Promu chevalier des Arts et des Lettres en 2006 en même temps que Frédérick Raynal et Shigeru Miyamoto, Michel Ancel reste connu comme le créateur de Rayman et un artiste très accessible et passionné.
Dans son studio de Montpellier, il avait mis en chantier un nouveau moteur de jeu qu’il souhaitait mettre à disposition des développeurs indépendants.
C’est avec cet outil qu’a été réalisé Rayman Origins, jeu d’aventure et de plates-formes à l’univers chatoyant et humoristique.
Rayman Origins a-t-il toujours été pensé comme un jeu ou ne devait-il être qu’une démonstration technique pour un outil destiné aux Indés ?
Michel Ancel : Nous voulions réaliser un jeu mais effectivement, il devait servir à montrer les possibilités de nos outils.
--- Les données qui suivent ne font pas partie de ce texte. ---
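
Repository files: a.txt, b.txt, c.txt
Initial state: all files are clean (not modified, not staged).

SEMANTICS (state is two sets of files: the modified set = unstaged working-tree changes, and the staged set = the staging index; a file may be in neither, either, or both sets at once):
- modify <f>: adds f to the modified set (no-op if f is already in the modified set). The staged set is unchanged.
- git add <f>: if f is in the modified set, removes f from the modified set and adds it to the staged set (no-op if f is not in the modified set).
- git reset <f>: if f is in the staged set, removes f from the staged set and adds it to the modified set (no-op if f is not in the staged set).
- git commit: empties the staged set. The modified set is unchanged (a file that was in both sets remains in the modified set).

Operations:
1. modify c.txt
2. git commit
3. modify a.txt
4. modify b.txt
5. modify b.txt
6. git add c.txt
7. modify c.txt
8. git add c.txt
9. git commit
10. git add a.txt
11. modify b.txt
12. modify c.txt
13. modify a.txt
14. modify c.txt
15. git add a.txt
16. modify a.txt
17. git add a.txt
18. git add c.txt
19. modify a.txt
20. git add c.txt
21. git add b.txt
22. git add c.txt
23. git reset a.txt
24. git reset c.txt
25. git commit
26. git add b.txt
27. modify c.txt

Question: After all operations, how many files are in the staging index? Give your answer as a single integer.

After op 1 (modify c.txt): modified={c.txt} staged={none}
After op 2 (git commit): modified={c.txt} staged={none}
After op 3 (modify a.txt): modified={a.txt, c.txt} staged={none}
After op 4 (modify b.txt): modified={a.txt, b.txt, c.txt} staged={none}
After op 5 (modify b.txt): modified={a.txt, b.txt, c.txt} staged={none}
After op 6 (git add c.txt): modified={a.txt, b.txt} staged={c.txt}
After op 7 (modify c.txt): modified={a.txt, b.txt, c.txt} staged={c.txt}
After op 8 (git add c.txt): modified={a.txt, b.txt} staged={c.txt}
After op 9 (git commit): modified={a.txt, b.txt} staged={none}
After op 10 (git add a.txt): modified={b.txt} staged={a.txt}
After op 11 (modify b.txt): modified={b.txt} staged={a.txt}
After op 12 (modify c.txt): modified={b.txt, c.txt} staged={a.txt}
After op 13 (modify a.txt): modified={a.txt, b.txt, c.txt} staged={a.txt}
After op 14 (modify c.txt): modified={a.txt, b.txt, c.txt} staged={a.txt}
After op 15 (git add a.txt): modified={b.txt, c.txt} staged={a.txt}
After op 16 (modify a.txt): modified={a.txt, b.txt, c.txt} staged={a.txt}
After op 17 (git add a.txt): modified={b.txt, c.txt} staged={a.txt}
After op 18 (git add c.txt): modified={b.txt} staged={a.txt, c.txt}
After op 19 (modify a.txt): modified={a.txt, b.txt} staged={a.txt, c.txt}
After op 20 (git add c.txt): modified={a.txt, b.txt} staged={a.txt, c.txt}
After op 21 (git add b.txt): modified={a.txt} staged={a.txt, b.txt, c.txt}
After op 22 (git add c.txt): modified={a.txt} staged={a.txt, b.txt, c.txt}
After op 23 (git reset a.txt): modified={a.txt} staged={b.txt, c.txt}
After op 24 (git reset c.txt): modified={a.txt, c.txt} staged={b.txt}
After op 25 (git commit): modified={a.txt, c.txt} staged={none}
After op 26 (git add b.txt): modified={a.txt, c.txt} staged={none}
After op 27 (modify c.txt): modified={a.txt, c.txt} staged={none}
Final staged set: {none} -> count=0

Answer: 0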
Nous avons ensuite décidé de le sortir sous forme d’épisodes à télécharger, mais ce procédé n’était pas compatible avec le fait que Rayman puisse revenir dans les premiers mondes.
Sur le blog que nous avions commencé à alimenter, les fans ont crié dans tous les sens en expliquant qu’il fallait faire un vrai Rayman avec soixante niveaux et des trucs cachés, etc.
Les gens étaient déçus car ils se disaient qu’ils allaient devoir payer plusieurs fois pour jouer, ils craignaient de ne jamais avoir un jeu fini. Il y avait aussi un côté un peu immatériel qui n’était pas bien perçu.
Du coup, nous avons conçu un vrai gros jeu, ce qui n’enlève rien au fait d’élaborer un moteur pour la communauté des développeurs.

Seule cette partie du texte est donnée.